Red Bull: Power unit learning curve very steep

Red Bull: Power unit learning curve very steep

Red Bull admitted that the learning curve they are facing is very steep when it comes to their power unit side at their newly formed Red Bull Powertrains.

Red Bull setup Red Bull Powertrains in the aftermath of Honda’s withdrawal from Formula 1 at the end of the 2021 season with a target to build their own engine by 2026, the time when the new power unit regulations kick in.

In the meantime, they are still using Honda-built power units as the Japanese supplier still provides services for the team and despite talks about Porsche joining their F1 efforts from 2026 onwards, that deal has since fallen through.

Red Bull team boss Christian Horner said that development of the power unit division is on schedule, declaring:
“We will move into our new facility in May and the first Red Bull engine will run on the dyno by the end of the year. They are making great progress, it’s exciting times, it’s a super-exciting project.

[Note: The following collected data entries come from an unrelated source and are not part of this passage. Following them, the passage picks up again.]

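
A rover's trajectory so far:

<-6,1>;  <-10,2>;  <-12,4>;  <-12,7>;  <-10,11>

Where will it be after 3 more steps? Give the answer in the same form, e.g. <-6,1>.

<8,29>

First differences are <-4,+1>, <-2,+2>, <+0,+3>, <+2,+4>; their common second difference is <+2,+1> (constant acceleration).
step 5: <-10,11> + <+4,+5> → <-6,16>
step 6: <-6,16> + <+6,+6> → <0,22>
step 7: <0,22> + <+8,+7> → <8,29>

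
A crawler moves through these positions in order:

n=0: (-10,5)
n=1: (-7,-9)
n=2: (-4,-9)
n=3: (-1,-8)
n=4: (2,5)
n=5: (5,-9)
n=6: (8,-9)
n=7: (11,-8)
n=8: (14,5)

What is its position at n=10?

(20,-9)

First: linear, +3 per step → 20 at step 10.
Second: cycles through 5, -9, -9, -8 every 4 steps. Step 10 lands at position 2 of the cycle → -9.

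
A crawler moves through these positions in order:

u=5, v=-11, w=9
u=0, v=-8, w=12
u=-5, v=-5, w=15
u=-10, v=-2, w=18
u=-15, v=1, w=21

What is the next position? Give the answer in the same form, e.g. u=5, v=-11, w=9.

u=-20, v=4, w=24

Constant displacement of (-5,+3,+3) per step.
step 5: u=-15, v=1, w=21 + (-5,+3,+3) → u=-20, v=4, w=24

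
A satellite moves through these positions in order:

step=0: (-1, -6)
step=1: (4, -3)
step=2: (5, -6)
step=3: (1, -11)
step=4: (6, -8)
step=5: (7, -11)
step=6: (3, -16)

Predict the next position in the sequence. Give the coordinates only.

(8, -13)

The moves between consecutive positions are (+5, +3), (+1, -3), (-4, -5), (+5, +3), (+1, -3), (-4, -5); they repeat the 3-cycle [(+5, +3), (+1, -3), (-4, -5)].
step 7: apply (+5, +3) → (8, -13)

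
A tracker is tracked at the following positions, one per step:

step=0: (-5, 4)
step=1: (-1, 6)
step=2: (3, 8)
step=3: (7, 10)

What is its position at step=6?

(19, 16)

Each step adds (+4, +2) to the position.
step 4: (7, 10) + (+4, +2) → (11, 12)
step 5: (11, 12) + (+4, +2) → (15, 14)
step 6: (15, 14) + (+4, +2) → (19, 16)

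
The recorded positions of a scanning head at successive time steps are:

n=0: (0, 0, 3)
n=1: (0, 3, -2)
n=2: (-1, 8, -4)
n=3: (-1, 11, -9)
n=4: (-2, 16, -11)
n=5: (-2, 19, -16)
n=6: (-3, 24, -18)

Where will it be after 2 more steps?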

“We’ve attracted some phenomenal talent from all corners of industry. Yes, it’s a new chapter but 2026, while it seems a long way away, is actually a lot closer than you think,” Horner added.

However despite the promise and optimism in Horner’s words, Red Bull Technical Director Pierre Wache admits to the challenges the team face with their new endeavors on the power unit side.

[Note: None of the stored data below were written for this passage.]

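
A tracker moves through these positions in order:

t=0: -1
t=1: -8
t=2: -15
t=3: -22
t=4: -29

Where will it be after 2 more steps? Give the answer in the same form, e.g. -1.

-43

Constant displacement of -7 per step.
step 5: -29 − 7 → -36
step 6: -36 − 7 → -43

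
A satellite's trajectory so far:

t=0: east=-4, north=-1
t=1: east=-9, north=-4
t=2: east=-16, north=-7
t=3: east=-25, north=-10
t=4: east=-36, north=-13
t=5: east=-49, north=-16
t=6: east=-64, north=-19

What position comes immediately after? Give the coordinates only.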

Red Bull Powertrains facing a massive challenge

Speaking to F1’s Official Website, Wache said: “From what I see – it is outside of my area, to be honest with you, my concentration at the moment is more on the current championship – it’s clearly a massive challenge, even more when you start from scratch like they are doing.

“You put everything in place, you see the building they have put together, the number of dynos, the number of people they have now,” he added.

“In this area, the learning curve is very deep, but the lead-time for parts is very long. Then they have to try to catch those with more experience – like with a current engine supplier – and try to beat them.

“It’s a massive challenge. I think they will manage to do it; from what I see, [with] the desire and motivation, the quality of the people we have in our team… I think it looks good,” Wache insisted.

Red Bull Powertrains will be joined by Audi in 2026 as the power unit “new kids in F1 town”, and Mercedes Trackside Engineering Director Andrew Shovlin warned they will have their work cut out to deliver a decent job.

He said: “With Audi or Red Bull Powertrains, they know what that challenge will involve, so we would always expect that they’re going to come in with a good understanding of that and be resourced appropriately, and know how difficult it’s going to be.

“From our point of view, this year you’ve got Ferrari with the most powerful power unit, maybe not the most reliable,” Shovlin added. “But the benchmark will be very, very high, whether a newcomer comes in and sets that benchmark, or it’s one of the existing teams.

“We’ll work as hard as we need to, to try and make sure that we’re up there,” the Mercedes engineer concluded.